Dosiskontrolle: 15–25 mJ/cm² im Zirkulationskreislauf; ≤12 mJ/cm² für Larven.
Reaktor: Design mit niedriger Geschwindigkeit und großem Querschnitt; selbstreinigendes Schabersystem.
Vorbehandlung: 60-Mesh-Filtration zur Entfernung großer Partikel.
Validierung: Bei 20 mJ/cm² erreichte Vibrio parahaemolyticus eine Inaktivierung von 5 log, während nitrifizierende Bakterien eine Lebensfähigkeit von ≥65 % behielten.
Für die UV-C-LED-Wasserdesinfektion gibt es kein universelles standardisiertes Modul. Die Eigenschaften der Wassermatrix sind die zentrale Einschränkung beim Systemdesign. Wasserquellen mit geringen Störungen wie kommunales Leitungswasser und tiefes Grundwasser können mit kompakten 265-nm-Einzelwellenlängensystemen mit minimaler Vorbehandlung effektiv behandelt werden. Gewässer mit mittlerer Beeinträchtigung (z. B. flaches Grundwasser, aufbereitetes Wasser, Aquakultursysteme) erfordern eine erhöhte UV-Dosis, eine verbesserte Filterung und Maßnahmen gegen Kalkablagerungen. Stark störende Wässer wie Oberflächenwasser und medizinisches Abwasser erfordern integrierte Systeme, die physikalisch-chemische Vorbehandlung, hochdichte UV-C-LED-Anordnungen und hohe Sicherheitsdosismargen kombinieren.

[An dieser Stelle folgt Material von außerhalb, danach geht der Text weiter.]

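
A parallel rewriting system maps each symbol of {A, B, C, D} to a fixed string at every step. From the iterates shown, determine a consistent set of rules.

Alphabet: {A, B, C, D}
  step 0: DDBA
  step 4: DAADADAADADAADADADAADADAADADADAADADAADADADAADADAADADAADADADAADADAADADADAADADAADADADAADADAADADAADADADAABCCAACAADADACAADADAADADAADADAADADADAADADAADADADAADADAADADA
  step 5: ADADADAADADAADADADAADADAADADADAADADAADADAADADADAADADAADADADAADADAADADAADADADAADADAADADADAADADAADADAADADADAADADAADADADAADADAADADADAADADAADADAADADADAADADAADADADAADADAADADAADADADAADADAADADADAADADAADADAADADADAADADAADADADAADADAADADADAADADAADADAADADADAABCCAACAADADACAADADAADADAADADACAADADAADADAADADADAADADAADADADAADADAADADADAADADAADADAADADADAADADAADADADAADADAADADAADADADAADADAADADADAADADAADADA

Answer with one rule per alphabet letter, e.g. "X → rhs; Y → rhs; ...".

  step 4 ⇒ step 5: DAADADAADADAADADADAADADAADADADAADADAADADADAADADAADADAADADADAADADAADADADAADADAADADADAADADAADADAADADADAABCCAACAADADACAADADAADADAADADAADADADAADADAADADADAADADAADADA ⇒ ADA·DA·DA·ADA·DA·ADA·DA·DA·ADA·DA·ADA·DA·DA·ADA·DA·ADA·DA·ADA·DA·DA·ADA·DA·ADA·DA·DA·ADA·DA·ADA·DA·ADA·DA·DA·ADA·DA·ADA·DA·DA·ADA·DA·ADA·DA·ADA·DA·DA·ADA·DA·ADA·DA·DA·ADA·DA·ADA·DA·DA·ADA·DA·ADA·DA·ADA·DA·DA·ADA·DA·ADA·DA·DA·ADA·DA·ADA·DA·ADA·DA·DA·ADA·DA·ADA·DA·DA·ADA·DA·ADA·DA·ADA·DA·DA·ADA·DA·ADA·DA·DA·ADA·DA·ADA·DA·DA·ADA·DA·ADA·DA·ADA·DA·DA·ABC·CAA·CAA·DA·DA·CAA·DA·DA·ADA·DA·ADA·DA·CAA·DA·DA·ADA·DA·ADA·DA·DA·ADA·DA·ADA·DA·DA·ADA·DA·ADA·DA·DA·ADA·DA·ADA·DA·ADA·DA·DA·ADA·DA·ADA·DA·DA·ADA·DA·ADA·DA·ADA·DA·DA·ADA·DA·ADA·DA·DA·ADA·DA·ADA·DA
    A ↦ DA
    B ↦ ABC
    C ↦ CAA
    D ↦ ADA

A->DA, B->ABC, C->CAA, D->ADA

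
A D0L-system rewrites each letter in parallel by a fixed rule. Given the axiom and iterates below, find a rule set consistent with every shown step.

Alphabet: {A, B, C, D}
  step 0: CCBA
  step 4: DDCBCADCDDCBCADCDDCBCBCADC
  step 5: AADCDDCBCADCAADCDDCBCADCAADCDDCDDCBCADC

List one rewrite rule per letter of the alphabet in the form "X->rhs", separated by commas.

  step 4 ⇒ step 5: DDCBCADCDDCBCADCDDCBCBCADC ⇒ A·A·DC·D·DC·BC·A·DC·A·A·DC·D·DC·BC·A·DC·A·A·DC·D·DC·D·DC·BC·A·DC
    A ↦ BC
    B ↦ D
    C ↦ DC
    D ↦ A

A->BC, B->D, C->DC, D->A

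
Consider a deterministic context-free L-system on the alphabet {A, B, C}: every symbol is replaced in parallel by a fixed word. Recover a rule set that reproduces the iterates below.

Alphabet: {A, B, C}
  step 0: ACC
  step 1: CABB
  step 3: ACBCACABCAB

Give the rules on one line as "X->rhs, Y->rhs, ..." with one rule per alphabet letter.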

Im Hinblick auf die Wellenlängenauswahl ist 265 nm die optimale primäre Desinfektionswellenlänge in allen Szenarien, während 275 nm als Hilfswellenlänge in Wässern mit hohem organischen Gehalt dient. Das technische Design sollte einen auf der Wasserqualität basierenden Verstärkungsfaktor einbeziehen, anstatt direkt Labor-UV-Dosiswerte anzuwenden. Diese abgestufte Anpassungsstrategie ermöglicht die Einhaltung von Desinfektionsstandards bei gleichzeitiger Optimierung von Systemkosten, Energieverbrauch und Lebensdauer und bietet einen skalierbaren Rahmen für dezentrale Wasserversorgung, Wasserwiederverwendung, Gesundheitsfürsorge und Aquakulturanwendungen.
Referenzen
[1]. 中国标准出版社^编|.*2020.
[2]. 中国标准出版社, WS 628-2018 中国标准出版社^编|.*2018.
[3]. Rattanakul S, OK, Inaktivierungskinetik und Effizienz von UV-LEDs gegen Pseudomonas aeruginosa, Legionella pneumophila und Ersatzmikroorganismen. Water Res, 2018. 31-37(130).
[4] . Erstausgabe, 2023. 9(40): Seiten 641-643.
[5]. 中国标准出版社, 生活饮用水卫生标准, in GB 5749-2022, 中国标准出版社,中国标准出版社^编|.*2022.
[6]. Hijnen WA, BE und M. GJ., Inaktivierungsgutschrift von UV-Strahlung für Viren, Bakterien und Protozoen-(oo)zysten in Wasser: eine Übersicht. Water Res, 2006. 1(40): p. 3-22.
[7]. L, R., NE Prieto-Pérez-Juez A und E. Al., UV-LED-Desinfektion neu auftretender Vibrio-Krankheitserreger: Inaktivierungskinetik und Reaktivierungspotenzial. Frontiers in Marine Science, 2025. 1608367(12).
Bleiben Sie mit unseren neuesten Nachrichten, Technologie und Veranstaltungen auf dem Laufenden.